For my midterms with ATS, I truly believed I was given an upper hand while taking a break during a midterm (one of my accommodations). However, those breaks allow me to calm down and refocus when I start getting distracted by rustling paper, outdoor sounds, and by the amount of time I have left. That way, when I am actually writing I am able to do the best I can.
So, why do I doubt myself? To be quite honest, I am skeptical of my own needs sometimes. I often lack self-compassion and the ability to listen to myself when I need breaks or to re-align my priorities. This is an important topic beyond accessibility needs as well, and I am still learning how to increase this self-compassion. But I recognize the need for it. We are at U of T to learn and to gather skills for the future. We all have different ways of navigating to our own definition of success, and we have to listen to ourselves when we need to take a different route than what others may take.

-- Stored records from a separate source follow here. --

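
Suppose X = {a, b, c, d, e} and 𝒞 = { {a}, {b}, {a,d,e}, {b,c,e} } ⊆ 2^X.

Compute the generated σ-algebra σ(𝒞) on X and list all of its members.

Start: 𝒞 ∪ {∅, X} = { ∅, {a}, {b}, {a,d,e}, {b,c,e}, X }.
Pass 1: +7 →
  {a,b}  = {b} ∪ {a}
  {a,d}  = {b,c,e}ᶜ
  {b,c}  = {a,d,e}ᶜ
  {a,b,c,e}  = {b,c,e} ∪ {a}
  {a,b,d,e}  = {a,d,e} ∪ {b}
  {a,c,d,e}  = {b}ᶜ
  {b,c,d,e}  = {a}ᶜ
  (now 13)
Pass 2 adds 6:
  {c}  = {a,b,d,e}ᶜ
  {d}  = {a,b,c,e}ᶜ
  {a,b,c}  = {a,b} ∪ {b,c}
  {a,b,d}  = {a,b} ∪ {a,d}
  {c,d,e}  = {a,b}ᶜ
  {a,b,c,d}  = {b,c} ∪ {a,d}
  (now 19)
Pass 3. New:
  {e}  = {a,b,c,d}ᶜ
  {a,c}  = {c} ∪ {a}
  {b,d}  = {b} ∪ {d}
  {c,d}  = {c} ∪ {d}
  {c,e}  = {a,b,d}ᶜ
  {d,e}  = {a,b,c}ᶜ
  {a,c,d}  = {a,d} ∪ {c}
  {b,c,d}  = {b,c} ∪ {d}
  (now 27)
Pass 4: 5 new —
  {a,e}  = {b,c,d}ᶜ
  {b,e}  = {a,c,d}ᶜ
  {a,b,e}  = {c,d}ᶜ
  {a,c,e}  = {b,d}ᶜ
  {b,d,e}  = {a,c}ᶜ
  (now 32)
Pass 5: already closed under ᶜ and ∪.

Therefore σ(𝒞) = { ∅, {a}, {b}, {c}, {d}, {e}, {a,b}, {a,c}, {a,d}, {a,e}, {b,c}, {b,d}, {b,e}, {c,d}, {c,e}, {d,e}, {a,b,c}, {a,b,d}, {a,b,e}, {a,c,d}, {a,c,e}, {a,d,e}, {b,c,d}, {b,c,e}, {b,d,e}, {c,d,e}, {a,b,c,d}, {a,b,c,e}, {a,b,d,e}, {a,c,d,e}, {b,c,d,e}, X } (|σ(𝒞)| = 32).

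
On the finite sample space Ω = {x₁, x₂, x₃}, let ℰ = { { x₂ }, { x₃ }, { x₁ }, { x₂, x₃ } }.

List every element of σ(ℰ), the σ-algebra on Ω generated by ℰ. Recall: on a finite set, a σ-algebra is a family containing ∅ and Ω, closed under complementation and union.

σ(ℰ) = { ∅, { x₁ }, { x₂ }, { x₃ }, { x₁, x₂ }, { x₁, x₃ }, { x₂, x₃ }, Ω }

Check:
Start: ℰ ∪ {∅, Ω} = { ∅, { x₁ }, { x₂ }, { x₃ }, { x₂, x₃ }, Ω }.
Step 1: 2 new —
  { x₁, x₂ }  = ᶜ of { x₃ }
  { x₁, x₃ }  = ᶜ of { x₂ }
Step 2: no new sets; the family is a σ-algebra.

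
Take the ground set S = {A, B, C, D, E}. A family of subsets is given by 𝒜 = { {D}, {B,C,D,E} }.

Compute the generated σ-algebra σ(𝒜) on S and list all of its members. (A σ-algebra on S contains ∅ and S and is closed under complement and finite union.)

|σ(𝒜)| = 8.  σ(𝒜) = { {}, {A}, {D}, {A,D}, {B,C,E}, {A,B,C,E}, {B,C,D,E}, S }

Trace:
Initial family (4 sets): { {}, {D}, {B,C,D,E}, S }.
Step 1 adds 2:
  {A}  = {B,C,D,E}ᶜ
  {A,B,C,E}  = {D}ᶜ
  |family| = 6
Step 2: 1 new —
  {A,D}  = {D} ∪ {A}
  |family| = 7
Step 3: 1 new —
  {B,C,E}  = {A,D}ᶜ
  |family| = 8
After Step 4 the family is unchanged; done.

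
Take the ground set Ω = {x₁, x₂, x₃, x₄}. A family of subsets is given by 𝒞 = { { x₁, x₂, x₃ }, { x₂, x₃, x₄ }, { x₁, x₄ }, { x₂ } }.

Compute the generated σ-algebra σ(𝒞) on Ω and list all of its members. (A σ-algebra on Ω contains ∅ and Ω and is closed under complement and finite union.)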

I’ve mentioned the importance of taking breaks, proper time management, and forgiveness of oneself when things go wrong. But I really want to highlight that we have to remove the doubt we have about our thoughts and feelings. You are valid. You belong here. And, you can do it.
This upcoming Reading Week, take some time to honestly reflect on yourself, your goals, and how you truly are. Try to take a day to rest and see how you truly feel. Check-in with yourself, treat yourself and be compassionate. Accessibility Services is hosting a dialogue Enhancing my Student Experience: Mental Wellbeing on February 20th to highlight this topic more. For those looking for a fun break, we also have a recharge social with the Get Crafty crew on February 19th!
1 comment on “Self-Compassion and Listening to Yourself”
It’s unfortunate that this is a skill that must be learned for many people, but it’s one that comes more naturally the more you use it. I don’t have much to add, but I liked this piece and I believe in you! These steps are so vital, and you’re doing great.